We simulate 10,000,000 modelpoints

In [60]:
key = random.PRNGKey(0)
key, *subkeys = random.split(key, 10)

model_points = 10_000_000

pols_inforce = jnp.ones(model_points)
issue_age = random.randint(subkeys[0], (model_points,), 35, 55)
gender = random.choice(key, a=jnp.array([0, 1]), shape=(model_points,), p=jnp.array([0.5, 0.5]))
risk = random.choice(key, a=jnp.array([0, 1]), shape=(model_points,), p=jnp.array([0.8, 0.2]))
face = random.randint(subkeys[4], (model_points,), 1, 10) * 200_000

the dimensions are from xarray. So [female, male]=[0,1] and [nonsmoker, smoker]=[0,1] for indexing


In [61]:
def get_mortality_rate(select, ultimate, gender, risk, issue_age, t: int):
  # be careful with the offset on the age
  return jnp.where(t < select.shape[-1],
                   select[gender, risk, issue_age-18, t],
                   ultimate[gender, risk, (issue_age-18)+t])

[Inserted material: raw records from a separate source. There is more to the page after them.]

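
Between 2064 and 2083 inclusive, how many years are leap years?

Multiples of 4 in [2064,2083]: 5.
Of those, multiples of 100: 0 (not leap unless ÷400).
Multiples of 400: 0.
Leap years = 5 − 0 + 0 = 5.

5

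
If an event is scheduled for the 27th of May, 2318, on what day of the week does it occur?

Doomsday rule: the anchor day for the 2300s is Wednesday. For year 18: 18÷12 = 1 r 6, and 6÷4 = 1, so 1+6+1 = 8.
Wednesday + 8 ≡ Thursday — that's 2318's doomsday.
In May the doomsday date is May 9.
May 27 is 18 days after May 9; 18 mod 7 = 4, so Thursday + 4 = Monday.

Monday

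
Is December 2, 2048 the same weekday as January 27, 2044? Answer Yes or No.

Yes

From Jan 27, 2044 to Dec 2, 2048 is 1771 days.
1771 mod 7 = 0, so they are the same weekday.
(Jan 27, 2044 is a Wednesday; Dec 2, 2048 is a Wednesday.)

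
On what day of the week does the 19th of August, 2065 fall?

Doomsday rule: the anchor day for the 2000s is Tuesday. For year 65: 65÷12 = 5 r 5, and 5÷4 = 1, so 5+5+1 = 11.
Tuesday + 11 ≡ Saturday — that's 2065's doomsday.
In August the doomsday date is Aug 8.
Aug 19 is 11 days after Aug 8; 11 mod 7 = 4, so Saturday + 4 = Wednesday.

Wednesday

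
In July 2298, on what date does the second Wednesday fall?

July 1, 2298 is a Friday.
The first Wednesday is therefore July 6 (5 days later).
The second Wednesday is 6 + 1×7 = July 13.

July 13, 2298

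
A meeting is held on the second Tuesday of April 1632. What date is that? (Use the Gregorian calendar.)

April 13, 1632

April 1, 1632 is a Thursday.
The first Tuesday is therefore April 6 (5 days later).
The second Tuesday is 6 + 1×7 = April 13.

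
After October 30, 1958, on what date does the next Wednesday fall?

November 5, 1958

Oct 30, 1958 is a Thursday.
From Thursday to the next Wednesday is 6 days.
Oct 30, 1958 + 6 = Nov 5, 1958.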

def getPVDB(interest_rate, select, ultimate, gender, risk, face, issue_age):
  PVDB = 0
  pols_inforce = jnp.ones(gender.shape[0])
  for t in range(100):
    rates = get_mortality_rate(select, ultimate, gender, risk, issue_age, t)
    PVDB += jnp.sum(pols_inforce * rates * face * pow(1 + interest_rate, -(t+1)))
    pols_inforce -= pols_inforce * rates
  return PVDB

In [62]:
%%time
inputs = [.06, j_sel, j_ult, gender, risk, face, issue_age]
print(getPVDB(*inputs))

1264811900000.0
CPU times: user 1.48 s, sys: 258 ms, total: 1.74 s
Wall time: 1.98 s


It seems very fast. We will need to set up some infrastructure to compare the performance of actuarial models in a way that is reproducible as we continue this discussion.